One of the things that I keep thinking on and off is how technology that is very familiar to us will be in the future. Consider movies for instance. Conventional thinking suggests that movies of today have all the ingredients in terms of technology that one would want in a cinema experience. But there are certain critical elements that are missing. This is similar to asking cinema viewers in mid 20th century what more they wanted in a movie and they’d have looked askance and wondered what more they’d want. Then came along cinemascope and Technicolor. For a long time, that was the final frontier. There were moving (colour) pictures on screen, there was sound and music. Everything seemed to be great. Until somebody noticed that normal human vision is not 2-D, it’s 3-D.
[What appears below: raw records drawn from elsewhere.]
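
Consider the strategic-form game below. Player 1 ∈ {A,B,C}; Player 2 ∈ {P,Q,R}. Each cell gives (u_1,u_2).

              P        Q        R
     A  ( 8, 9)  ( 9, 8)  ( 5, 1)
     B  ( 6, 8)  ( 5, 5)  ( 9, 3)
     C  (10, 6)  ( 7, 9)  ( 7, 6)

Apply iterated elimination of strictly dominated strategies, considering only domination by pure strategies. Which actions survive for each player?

P2 drop R (Q beats it: A:8>1 B:5>3 C:9>6)
P1 drop B (A beats it: P:8>6 Q:9>5)
P1→{A,C} P2→{P,Q}

IESDS → P1:{A,C} P2:{P,Q}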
Most often, technologies in films aim at imitating life as much as possible. The closer one gets to life, the better. Therefore, computer graphics and animation is judged by how close to everyday experiences or ‘realistic’ it is. We’ve had 3-D films for a while now, although it has never really taken off. Everything’s perfect, right? I was thinking so until I realized that one critical element of what a person experiences in life is missing in films – the sense of smell. Imagine smelling gunpowder when the guns go off in period films; imagine smelling roses and lilac while watching mushy romantic scenes; imagine smelling blood and rotting flesh in horror movies and thrillers. The sense of smell will add a new dimension to movies the way sound and later visual effects did. It will give a filmmaker new tools to convey his ideas to the viewer. Very soon, we will have an ‘olfactory effects team’ in addition to the sound and visual effects team in films.
I know that some research has been going into recreating a smell, but I don’t know how successful researchers have been in their efforts to record and play back smells the same way that they are able to do with sight and sound. Essentially there should be
a) a device which produces a chemical or physical change when exposed to the smell,
b) a way of preserving that change in a form that is portable or which can be encoded into specific formats (digital/magnetic, etc.)
c) a way in which these encoded information can be read later on.
Although it sounds uncomplicated enough, I’m sure it’s not that easy – otherwise we’d already have that technology. A quick and lazy search on Google threw up only a couple of useful/working links. Here and here.
Part of the difficulty is that while light and sound have been quantified in terms of frequencies, wavelengths and amplitudes in such a way that it can be reproduced exactly at another location without any loss of information, smell has not yet been completely quantified in terms of two or three variables with which we can completely define it. Once we identify say, the 10 different variables that define what smell is, all one needs to do is to combine x parts of variable 1 with y parts of variable 3 and z parts of variable 8 to generate the smell of the exquisite fish curry that the chef is making on his cookery show.
What made me think about this now? It’s seeing Jamal Malik run towards Amitabh Bachchan covered in shit. How much more effect would it have had if the stench reached the nostrils of people watching in room freshenered Inox?